Now you can run any command after that. Let’s try listing the users once more:

> show users

This time, all went well since the authentication credentials were provided.

 

Verify-User-Authentication

 

Run the command below to exit the database engine:

exit

Conclusion

In this article, you succeeded to learn How to install MongoDB 4 in CentOS 8, and from now on we hope you are comfortable installing MongoDB4 on your CentOS 8 system and getting started with a few necessary steps. You can refer to the articles How to install MongoDB 4 on Debian 10 and How to install MongoDB on Windows.
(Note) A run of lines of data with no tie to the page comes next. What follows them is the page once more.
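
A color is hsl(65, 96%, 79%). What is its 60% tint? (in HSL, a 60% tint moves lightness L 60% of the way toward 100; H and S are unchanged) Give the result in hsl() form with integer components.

hsl(65, 96%, 92%)

L moves 60% from 79 toward 100: 79 + 12.6 = 91.6 → 92.
H and S are unchanged.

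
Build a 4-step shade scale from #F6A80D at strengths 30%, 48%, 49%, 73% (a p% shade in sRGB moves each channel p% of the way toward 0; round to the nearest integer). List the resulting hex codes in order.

#F6A80D is rgb(246, 168, 13).
30%: (246 − 73.8 = 172.2→172, 168 − 50.4 = 117.6→118, 13 − 3.9 = 9.1→9) → #AC7609
48%: (246 − 118.08 = 127.92→128, 168 − 80.64 = 87.36→87, 13 − 6.24 = 6.76→7) → #805707
49%: (246 − 120.54 = 125.46→125, 168 − 82.32 = 85.68→86, 13 − 6.37 = 6.63→7) → #7D5607
73%: (246 − 179.58 = 66.42→66, 168 − 122.64 = 45.36→45, 13 − 9.49 = 3.51→4) → #422D04

#AC7609, #805707, #7D5607, #422D04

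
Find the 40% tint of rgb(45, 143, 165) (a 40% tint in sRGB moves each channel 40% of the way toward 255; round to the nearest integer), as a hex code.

#81BCC9

A 40% tint moves each channel 40% toward 255:
  R: 45 + 0.4×(255−45) = 45 + 84 = 129 → 129
  G: 143 + 44.8 = 187.8 → 188
  B: 165 + 36 = 201 → 201
rgb(129, 188, 201) = #81BCC9.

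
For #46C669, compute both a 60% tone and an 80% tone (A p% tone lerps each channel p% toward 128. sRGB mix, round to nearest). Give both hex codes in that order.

#699C77, #748E7B

#46C669 is rgb(70, 198, 105).
60% tone:
  R: 70 + 34.8 = 104.8 → 105
  G: 198 + 0.6×(128−198) = 198 − 42 = 156 → 156
  B: 105 + 13.8 = 118.8 → 119
  → #699C77
80% tone:
  R: 70 + 0.8×(128−70) = 70 + 46.4 = 116.4 → 116
  G: 198 − 56 = 142 → 142
  B: 105 + 18.4 = 123.4 → 123
  → #748E7B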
We Are Waiting for your valuable comments and you can be sure that it will be answered in the shortest possible time.
  • Alison Khouth
    Alison Khouth
    4 months ago

    I need to undo uninstalling MogoDB.

    Reply
    • Dani
      Dani
      4 months ago

      Unfortunately it is not possible. The process you have done removed the configuration, and all databases. So this is not reversible. Next time, ensure back up all of your configuration and data before proceeding.

      Reply
  • Miguel Goodman
    Miguel Goodman
    4 months ago

    good tutorial.i wanna remove packages and data. thanks

    Reply
    • Dani
      Dani
      4 months ago

      You can use the following command to remove all packages you have installed.
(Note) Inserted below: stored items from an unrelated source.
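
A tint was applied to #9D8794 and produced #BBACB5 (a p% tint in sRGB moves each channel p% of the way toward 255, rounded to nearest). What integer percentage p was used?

31%

#9D8794 is rgb(157, 135, 148); #BBACB5 is rgb(187, 172, 181).
On the G channel (widest range): 172 ≈ 135 + (p/100)(255 − 135), so p ≈ 100×(172 − 135)/(255 − 135) = 3700/120 = 30.83.
p = 31 reproduces all three channels after rounding.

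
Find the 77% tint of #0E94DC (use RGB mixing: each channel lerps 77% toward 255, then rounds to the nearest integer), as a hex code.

#0E94DC is rgb(14, 148, 220).
Per channel, c → c + 0.77(255 − c):
  R: 14 + 0.77×(255−14) = 14 + 185.57 = 199.57 → 200
  G: 148 + 82.39 = 230.39 → 230
  B: 220 + 0.77×(255−220) = 220 + 26.95 = 246.95 → 247
rgb(200, 230, 247) = #C8E6F7.

#C8E6F7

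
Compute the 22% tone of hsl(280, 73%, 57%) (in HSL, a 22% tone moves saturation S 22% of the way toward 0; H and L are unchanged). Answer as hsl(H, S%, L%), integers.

hsl(280, 57%, 57%)

S moves 22% from 73 toward 0: 73 − 16.06 = 56.94 → 57.
H and L are unchanged.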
      sudo yum erase $(rpm -qa | grep mongodb-org)

      And also to remove MongoDB database and log file run the commands below:
      sudo rm -r /var/log/mongodb
      sudo rm -r /var/lib/mongo

      Reply
  • Steve Salle
    Steve Salle
    4 months ago

    is it possible to stop MongoDB?

    Reply
    • Dani
      Dani
      4 months ago

      Yes it is. Stop the MongoDB process by running the command below:
      sudo systemctl stop mongod

      Reply
  • Billy Barrett
    Billy Barrett
    4 months ago

    thank you. After starting the MongoDB service, I received an error that the unit is not found.

    Reply
    • Dani
      Dani
      4 months ago

      – In this situation, run the following command and then the second one (start MongoDB)
      sudo systemctl daemon-reload
      sudo systemctl start mongod

      Reply
  • Dean Ferland
    Dean Ferland
    4 months ago

    What if we need to manage its service?

    Reply
    • Dani
      Dani
      4 months ago

      You can manage the MongoDB service by running the following command:
      sudo systemctl status mongod
      Note: When you see ‘’inactive’’ in the output, It means MongoDB service is not running. To ensure that MongoDB service is automatically starting on system boot, you must see the ‘’enable’’ in output.